Gouvernance migratoire : Le Sénégal entre défis et perspectives…

Le départ massif de migrants irréguliers vers les pays européens continue de mobiliser les dirigeants du monde, les partenaires pour trouver des solutions concertées à la question de la migration. En effet, depuis la fin des années 1990, les mesures européennes destinées à renforcer les contrôles aux frontières, à associer migration et sécurité et à encourager les États d’Afrique à lutter contre les migrations dites irrégulière se sont multipliées à travers le monde. Les États du Maghreb et d’Afrique de l’Ouest à leur tour ont, suivant les cas, consenti, négocié ou résisté à appliquer le cadre impulsé par les partenaires, notamment l’Union européenne. Depuis les années 2000, la focalisation sur la sécurité des frontières s’est accompagnée d’un discours gestionnaire, diffusé en Afrique méditerranéenne et subsaharienne par l’Organisation internationale pour les migrations (OIM) et le Centre international pour le développement de politiques migratoires (ICMPD). Au Sénégal, malgré la persistance du phénomène, le gouvernement a consenti d’énormes efforts et placé les questions migratoires au cœur de sa gouvernance. Ainsi plusieurs programmes sont initiés dans ce sens afin d’impulser une meilleure gouvernance migratoire.

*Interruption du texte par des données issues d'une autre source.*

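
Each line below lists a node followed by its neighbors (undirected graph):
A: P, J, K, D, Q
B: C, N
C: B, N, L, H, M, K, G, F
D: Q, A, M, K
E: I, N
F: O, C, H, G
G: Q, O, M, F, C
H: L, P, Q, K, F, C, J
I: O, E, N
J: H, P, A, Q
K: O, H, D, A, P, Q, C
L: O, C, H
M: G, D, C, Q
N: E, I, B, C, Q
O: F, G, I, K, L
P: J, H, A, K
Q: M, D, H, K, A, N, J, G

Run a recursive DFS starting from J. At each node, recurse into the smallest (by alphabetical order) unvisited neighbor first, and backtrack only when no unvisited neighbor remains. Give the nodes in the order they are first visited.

J → A → D → K → C → B → N → E → I → O → F → G → M → Q → H → L → P

Visit J
J → A
A → D
D → K
K → C
C → B
B → N
N → E
E → I
I → O
O → F
F → G
G → M
M → Q
Q → H
H → L
H → P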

À la fin du premier mandat d’Abdoulaye Wade, entre 2005 et 2007, alors que les départs des Sénégalais vers les îles Canaries se sont intensifiés, s’est progressivement installée la question des migrations dans l’agenda des politiques de coopération au développement, accompagnée de la négociation d’accords avec les pays européens. Dans une communication intitulée « Migration et développement : des orientations concrètes », la Commission européenne recommande en 2005 l’élaboration de « profils de migration », qu’elle considère comme un « outil utile pour soutenir le dialogue et la coopération » avec les pays dits tiers, et invite à une plus grande coopération avec les organisations internationales. 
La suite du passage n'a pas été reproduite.